Zawody drużynowe nie były udane dla Polaków, którzy nie włączyli się nawet do walki o podium. Zajęli siódme miejsce, a przeciętne skoki oddawał nawet Stoch. Zakopiańczyk tłumaczył, że wciąż nie potrafił wyczuć obiektu. - Ciągle czegoś szukam - mówił. Wygrali - to niespodzianka - Norwegowie, lepsi od murowanych faworytów, Austriaków. Cała czwórka Skandynawów fruwała równo i daleko, stąd sukces. Wczoraj w serii próbnej "poszukiwania" Stocha przyniosły skutek. W fantastycznym stylu uzyskał aż 148,5 m, zaostrzając apetyty na sukces w konkursie. Ten faktycznie dostarczył wielkich emocji. Zawiódł dotychczasowy lider PŚ, Kofler, który po skoku na 111 m uplasował się na wstydliwym, 45. miejscu. W pierwszej serii kapitalnie fruwali Bardal, Japończyk Daiki Ito, Czech Roman Koudelka i Stoch, który z obniżonego rozbiegu uzyskał 139 m. W finałowej rozgrywce było jeszcze ciekawiej. Karty trochę rozdawał wiatr, co chwilę zmieniano belkę startową, ale zawodnicy skakali wspaniale. Aż 12 z nich przekroczyło granicę 140 m, najdalej poszybował Ito (149,5). Klasę potwierdził Bardal, świetnie pofrunął Stoch, ale tym razem rywale byli lepsi.

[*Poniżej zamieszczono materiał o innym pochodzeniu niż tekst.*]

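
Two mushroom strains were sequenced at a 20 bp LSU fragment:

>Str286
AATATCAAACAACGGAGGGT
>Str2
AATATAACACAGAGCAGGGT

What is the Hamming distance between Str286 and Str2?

Differing sites — 6:C/A; 8:A/C; 12:A/G; 13:C/A; 15:G/C.
That gives 5 mismatches out of 20 aligned sites, so the Hamming distance is 5.

5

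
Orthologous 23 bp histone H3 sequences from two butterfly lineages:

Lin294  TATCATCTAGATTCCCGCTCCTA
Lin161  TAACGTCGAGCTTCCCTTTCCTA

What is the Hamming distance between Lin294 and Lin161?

6

Differing sites — 3:T/A; 5:A/G; 8:T/G; 11:A/C; 17:G/T; 18:C/T.
That gives 6 mismatches out of 23 aligned sites, so the Hamming distance is 6.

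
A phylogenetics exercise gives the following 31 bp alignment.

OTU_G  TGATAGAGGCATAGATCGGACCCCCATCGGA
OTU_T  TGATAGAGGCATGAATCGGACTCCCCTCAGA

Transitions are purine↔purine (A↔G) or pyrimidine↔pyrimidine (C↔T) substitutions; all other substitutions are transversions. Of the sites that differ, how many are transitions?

4

The sequences differ at positions 13 (A/G, transition), 14 (G/A, transition), 22 (C/T, transition), 26 (A/C, transversion), 29 (G/A, transition).
Of the 5 differences, 4 transitions and 1 transversion, so the answer is 4.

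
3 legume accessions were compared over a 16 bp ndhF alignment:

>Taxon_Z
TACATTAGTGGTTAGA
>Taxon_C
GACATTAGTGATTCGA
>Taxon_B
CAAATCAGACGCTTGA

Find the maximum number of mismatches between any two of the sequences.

8

Pairwise Hamming distances:
  Taxon_Z vs Taxon_C: 3
  Taxon_Z vs Taxon_B: 7
  Taxon_C vs Taxon_B: 8
The largest is 8, between Taxon_C and Taxon_B.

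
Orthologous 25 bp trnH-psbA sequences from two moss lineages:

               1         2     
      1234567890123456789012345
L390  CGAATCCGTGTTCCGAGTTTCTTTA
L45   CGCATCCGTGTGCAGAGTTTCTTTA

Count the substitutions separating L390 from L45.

Mismatches occur at site 3 (A/C), site 12 (T/G), site 14 (C/A).
That gives 3 mismatches out of 25 aligned sites, so the Hamming distance is 3.

3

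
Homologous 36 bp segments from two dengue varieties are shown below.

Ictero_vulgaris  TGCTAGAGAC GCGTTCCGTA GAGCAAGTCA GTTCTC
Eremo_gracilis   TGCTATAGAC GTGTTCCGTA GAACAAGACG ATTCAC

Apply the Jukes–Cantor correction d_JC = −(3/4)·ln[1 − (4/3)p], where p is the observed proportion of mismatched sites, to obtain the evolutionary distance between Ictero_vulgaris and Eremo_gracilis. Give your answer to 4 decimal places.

The sequences differ at positions 6 (G/T), 12 (C/T), 23 (G/A), 28 (T/A), 30 (A/G), 31 (G/A), 35 (T/A).
p = 7/36 = 0.194444.
d = −0.75 · ln(1 − (4/3)·0.194444) = −0.75 · ln(0.740741) = −0.75 · (-0.300104) = 0.2251.

0.2251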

Klęskę ponieśli Austriacy. Najlepszy z nich, Martin Koch, zajął ósme miejsce. Liderem PŚ został Bardal!

Pisk
 
Wyniki
Konkurs drużynowy: 1. Norwegia 999,2 pkt (Anders Fannemel 133,5 i 124,5 m, Rune Velta 135,5 i 127, Vegaard Hauko Sklett 139,5 i 138,5, Anders Bardal 133,5 i 134,5), 2. Austria 976,3, 3. Niemcy 963,7... 7. Polska 900,2 (Maciej Kot 120 i 122,5, Piotr Żyła 131,5 i 129,5, Krzysztof Miętus 138,5 i 124, Kamil Stoch 133 i 134,5). Konkurs indywidualny: 1. Anders Bardal (Norwegia) 277 pkt (145,5 i 148), 2. Roman Koudelka (Czechy) 270,3 (147,5 i 146,5), 3. Daiki Ito (Japonia) 264,4 (149,5 i 144), 4. Peter Prevc (Słowenia) 257 (138 i 149), 5. Kamil Stoch 256,3 (139 i 144).